Sólo yo sé, y basta con eso, que desde hace muchos años
vuelvo cada tanto a la obra y a la vida, en este orden, de Ramón López Velarde.
No hace mucho, en 2021, me sumé al centenario de su muerte con un apunte del
tipo que aquí mismo vamos leyendo, y hoy reincido con impulso análogo: no como
especialista, obvio, sino como mero admirador del poeta nacido en Jerez,
Zacatecas, hacia 1888. Digo pues que vuelvo a López Velarde pero esto no es
verdad: más bien, él, su pegajosa obra, vuelve a mí, me reencuentra cuando veo
unos “ojos inusitados”, cuando siento que algo tiene “el aroma del estreno” o cuando
pienso en mi “costumbre heroicamente insana de hablar solo”. En otras palabras,
esas frases y muchas más me reaparecen quizá por su misteriosa perfección,
quizá por no sé qué.
Y como la resonancia de esas palabras se reitera con
terquedad de ola dentro de mi cabeza, no es infrecuente que lea o relea algo de
o sobre el poeta. Es el caso de El
fantasma de la prima Águeda (El Colegio Nacional, Colección Opúsculos,
México, 2018, 103 pp.), de Vicente Quirarte, él sí especialista en materias
lopezvelardenas. Fue este título, claro, uno de los varios que aparecieron como
prámbulo a la recordación del mencionado centenario que, dada la pandemia, se
desarrolló en su mayor parte mediante conferencias y mesas redondas por la vía
virtual. Por cierto, una de aquellas conferencias (disponible en el archivo de
YouTube) es la que el mismo Quirarte ofreció con el título homónimo del libro
que aquí me ocupa.
El fantasma de la prima Águeda contiene cinco ensayos, uno de ellos el que sirve de base, insisto, a la
conferencia recién mencionada. Los otros son “Poeta en la Rotonda”, donde
Quirarte reconstruye el shock que
provocó la muerte sorpresiva, a sus breves 33 años, del autor de Zozobra. Entre otros comentarios, el
ensayista recuerda, un poco en clave de crónica, el viaje a Jerez para ver
aparecer la llegada, el 15 de junio de 1988, del centenario de quien sería luego
bautizado como Ramón Modesto López Velarde Berumen; aquella noche, entre mezcal
y mezcal, resistieron pacientemente, escribe Quirarte, “las horas que mediaban
hasta la una de la mañana en que se echaron a vuelo las campanas de todos los templos
para celebrar la llegada al mundo de un poeta que sólo nace cada siglo”.
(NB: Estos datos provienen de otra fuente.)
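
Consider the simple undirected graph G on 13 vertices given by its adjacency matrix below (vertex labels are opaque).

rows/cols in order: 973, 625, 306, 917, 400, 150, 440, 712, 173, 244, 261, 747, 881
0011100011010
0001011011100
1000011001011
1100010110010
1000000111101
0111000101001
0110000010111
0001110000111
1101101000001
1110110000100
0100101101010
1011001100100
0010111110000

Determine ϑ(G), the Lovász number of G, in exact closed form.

deg(261) = 6; N(261) = {625, 400, 440, 712, 244, 747}.
Vertex 150 has 6 neighbors: 625, 306, 917, 712, 244, 881.
N(306) = {973, 150, 440, 244, 747, 881}, |N(306)| = 6.
deg(244) = 6; N(244) = {973, 625, 306, 400, 150, 261}.
Regular of degree 6 on 13 vertices: SR(13,6,2,3) — a Paley graph.
Distinct eigenvalues (to 3 d.p.): [6.0, 1.303, -2.303].
Lovász (edge-transitive): ϑ = −13·(-sqrt(13)/2 - 1/2)/((6)−(-sqrt(13)/2 - 1/2)) = sqrt(13).
Numerically 3.6055513.

sqrt(13)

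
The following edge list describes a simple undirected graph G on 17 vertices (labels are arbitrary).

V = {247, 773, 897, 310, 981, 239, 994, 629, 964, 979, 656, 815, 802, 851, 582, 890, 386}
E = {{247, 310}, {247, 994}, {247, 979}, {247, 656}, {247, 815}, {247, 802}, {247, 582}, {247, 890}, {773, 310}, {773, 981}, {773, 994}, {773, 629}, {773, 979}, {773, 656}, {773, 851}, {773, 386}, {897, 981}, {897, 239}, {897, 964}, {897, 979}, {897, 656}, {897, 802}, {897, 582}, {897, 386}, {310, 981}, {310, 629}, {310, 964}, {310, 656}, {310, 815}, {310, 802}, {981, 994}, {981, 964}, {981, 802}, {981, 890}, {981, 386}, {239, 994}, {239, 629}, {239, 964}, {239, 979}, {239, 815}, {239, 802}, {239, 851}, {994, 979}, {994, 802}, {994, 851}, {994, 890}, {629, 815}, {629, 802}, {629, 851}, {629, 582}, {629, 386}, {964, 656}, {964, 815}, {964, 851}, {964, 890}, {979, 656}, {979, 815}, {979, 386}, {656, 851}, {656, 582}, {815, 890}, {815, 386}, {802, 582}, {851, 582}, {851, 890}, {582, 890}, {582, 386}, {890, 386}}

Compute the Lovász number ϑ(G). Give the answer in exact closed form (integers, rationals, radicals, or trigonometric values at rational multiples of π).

N(851) = {773, 239, 994, 629, 964, 656, 582, 890}, |N(851)| = 8.
Vertex 629 has 8 neighbors: 773, 310, 239, 815, 802, 851, 582, 386.
deg(897) = 8; N(897) = {981, 239, 964, 979, 656, 802, 582, 386}.
deg(582) = 8; N(582) = {247, 897, 629, 656, 802, 851, 890, 386}.
Regular of degree 8 on 17 vertices: SR(17,8,3,4) — a Paley graph.
A has 3 distinct eigenvalues ≈ [8.0, 1.562, -2.562].
Lovász (edge-transitive): ϑ = −17·(-sqrt(17)/2 - 1/2)/((8)−(-sqrt(17)/2 - 1/2)) = sqrt(17).
Numerically 4.12310563.

sqrt(17)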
El segundo ensayo, titulado “Esbozos para un retrato”,
apela a la imaginación para construir, en estampas cortas, diferentes momentos
en la vida del poeta, su nacimiento, sus caminatas por la ciudad de México, su
diálogo con los jóvenes poetas Novo y Villaurrutia, el luto de su “viuda”
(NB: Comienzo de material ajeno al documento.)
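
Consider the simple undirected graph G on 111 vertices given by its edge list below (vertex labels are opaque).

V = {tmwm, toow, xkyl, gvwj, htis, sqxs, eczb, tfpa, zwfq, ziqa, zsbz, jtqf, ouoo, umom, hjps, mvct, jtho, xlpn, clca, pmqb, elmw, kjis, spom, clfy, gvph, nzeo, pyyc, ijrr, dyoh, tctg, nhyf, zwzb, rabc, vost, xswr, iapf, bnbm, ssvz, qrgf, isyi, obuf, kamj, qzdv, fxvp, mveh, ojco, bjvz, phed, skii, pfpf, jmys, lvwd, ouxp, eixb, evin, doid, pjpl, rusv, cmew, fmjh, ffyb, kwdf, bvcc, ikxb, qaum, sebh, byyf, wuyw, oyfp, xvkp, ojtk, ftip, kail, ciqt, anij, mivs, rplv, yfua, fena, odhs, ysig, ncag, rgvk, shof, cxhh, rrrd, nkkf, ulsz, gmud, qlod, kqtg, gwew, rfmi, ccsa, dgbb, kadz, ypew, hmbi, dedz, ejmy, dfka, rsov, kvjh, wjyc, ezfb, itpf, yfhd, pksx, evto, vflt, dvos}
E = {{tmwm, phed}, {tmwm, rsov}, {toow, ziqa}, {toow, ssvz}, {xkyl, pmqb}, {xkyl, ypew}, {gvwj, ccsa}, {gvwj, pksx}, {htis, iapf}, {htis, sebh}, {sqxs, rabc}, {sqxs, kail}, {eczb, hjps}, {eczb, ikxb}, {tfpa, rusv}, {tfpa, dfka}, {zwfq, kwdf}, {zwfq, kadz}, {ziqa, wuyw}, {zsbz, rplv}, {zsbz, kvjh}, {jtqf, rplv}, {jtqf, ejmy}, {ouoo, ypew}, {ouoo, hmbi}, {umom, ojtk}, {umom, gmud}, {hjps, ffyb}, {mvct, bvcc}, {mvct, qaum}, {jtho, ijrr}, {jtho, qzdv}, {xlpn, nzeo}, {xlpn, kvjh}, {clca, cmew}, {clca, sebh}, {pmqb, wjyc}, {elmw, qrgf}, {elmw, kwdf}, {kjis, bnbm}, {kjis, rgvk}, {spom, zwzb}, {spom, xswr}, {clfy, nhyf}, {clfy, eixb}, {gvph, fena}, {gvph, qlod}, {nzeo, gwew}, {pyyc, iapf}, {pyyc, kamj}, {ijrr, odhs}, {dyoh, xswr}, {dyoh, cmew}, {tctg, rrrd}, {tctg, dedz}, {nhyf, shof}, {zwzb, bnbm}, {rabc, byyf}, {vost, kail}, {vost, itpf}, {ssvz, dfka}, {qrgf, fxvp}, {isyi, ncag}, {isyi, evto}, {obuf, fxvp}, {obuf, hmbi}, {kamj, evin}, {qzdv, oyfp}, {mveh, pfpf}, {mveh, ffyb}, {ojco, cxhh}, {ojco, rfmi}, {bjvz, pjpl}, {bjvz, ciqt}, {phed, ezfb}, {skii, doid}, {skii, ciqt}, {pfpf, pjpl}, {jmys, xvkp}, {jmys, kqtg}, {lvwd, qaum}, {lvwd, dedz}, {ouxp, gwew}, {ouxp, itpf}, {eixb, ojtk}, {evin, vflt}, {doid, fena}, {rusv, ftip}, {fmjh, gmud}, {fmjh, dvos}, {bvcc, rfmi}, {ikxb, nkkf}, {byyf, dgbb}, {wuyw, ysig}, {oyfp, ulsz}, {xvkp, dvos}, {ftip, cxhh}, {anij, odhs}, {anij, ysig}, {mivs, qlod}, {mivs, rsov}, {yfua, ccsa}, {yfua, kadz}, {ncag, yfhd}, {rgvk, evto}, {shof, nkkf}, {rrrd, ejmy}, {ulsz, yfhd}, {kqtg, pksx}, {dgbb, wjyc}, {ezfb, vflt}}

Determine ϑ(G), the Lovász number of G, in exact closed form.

111*cos(pi/111)/(cos(pi/111) + 1)

deg(tfpa) = 2; N(tfpa) = {rusv, dfka}.
Vertex ciqt has 2 neighbors: bjvz, skii.
Vertex bjvz has 2 neighbors: pjpl, ciqt.
N(gmud) = {umom, fmjh}, |N(gmud)| = 2.
Every vertex has degree 2 (N=111); a single 111-cycle (edge-transitive).
The 56 distinct eigenvalues: [2.0, 1.9968, 1.9872, 1.9712, 1.949, 1.9204, 1.8858, 1.845, 1.7984, 1.746, 1.688, 1.6247, 1.5561, 1.4825, 1.4042, 1.3213, 1.2343, 1.1433, 1.0486, 0.9506, 0.8495, 0.7457, 0.6395, 0.5313, 0.4214, 0.3101, 0.1978, 0.0849, -0.0283, -0.1414, -0.254, -0.3659, -0.4765, -0.5856, -0.6929, -0.7979, -0.9004, -1.0, -1.0964, -1.1893, -1.2783, -1.3633, -1.4439, -1.5199, -1.591, -1.657, -1.7177, -1.7729, -1.8225, -1.8661, -1.9039, -1.9355, -1.9609, -1.98, -1.9928, -1.9992].
Lovász: ϑ = −111(-2*cos(pi/111))/(2+-(-1)*2*cos(pi/111)) = 111*cos(pi/111)/(cos(pi/111) + 1).
≈ 55.488884097 (to 9 d.p.).
Sandwich: α(G)=55 ≤ ϑ(G)=111*cos(pi/111)/(cos(pi/111) + 1) ≤ χ(Ḡ)=56 (both strict).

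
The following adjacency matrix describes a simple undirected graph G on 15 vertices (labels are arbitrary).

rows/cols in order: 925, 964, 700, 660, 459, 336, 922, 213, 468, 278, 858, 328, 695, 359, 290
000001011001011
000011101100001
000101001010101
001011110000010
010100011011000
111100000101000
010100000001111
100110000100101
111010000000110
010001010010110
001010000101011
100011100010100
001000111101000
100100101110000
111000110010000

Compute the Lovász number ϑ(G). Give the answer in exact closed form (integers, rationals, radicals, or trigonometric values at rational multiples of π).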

Margarita Quijano. Luego, en “El fantasma de la prima Águeda” subraya la
importancia de tal poema como santo y seña para ingresar al mundo de López
Velarde, a su relación de cercanía-distancia con las mujeres, a su incandescente
celibato.
Los últimos dos ensayos son “El poeta en la prosa” y “Una
mitología llamada Ramón López Velarde”; el primero, imagina al jerezano metido
en una reflexión sobre la prosa parca, contenida y, a decir de algunos,
perfecta de Torri. El segundo y final trabaja sobre la curiosidad, que con el
paso de las décadas devino mitología, que ha despertado la biografía de López
Velarde.
El fantasma de la prima Águeda se suma pues a los muchos libros de aproximación a un sujeto y a una obra tan entrañables como incitantes.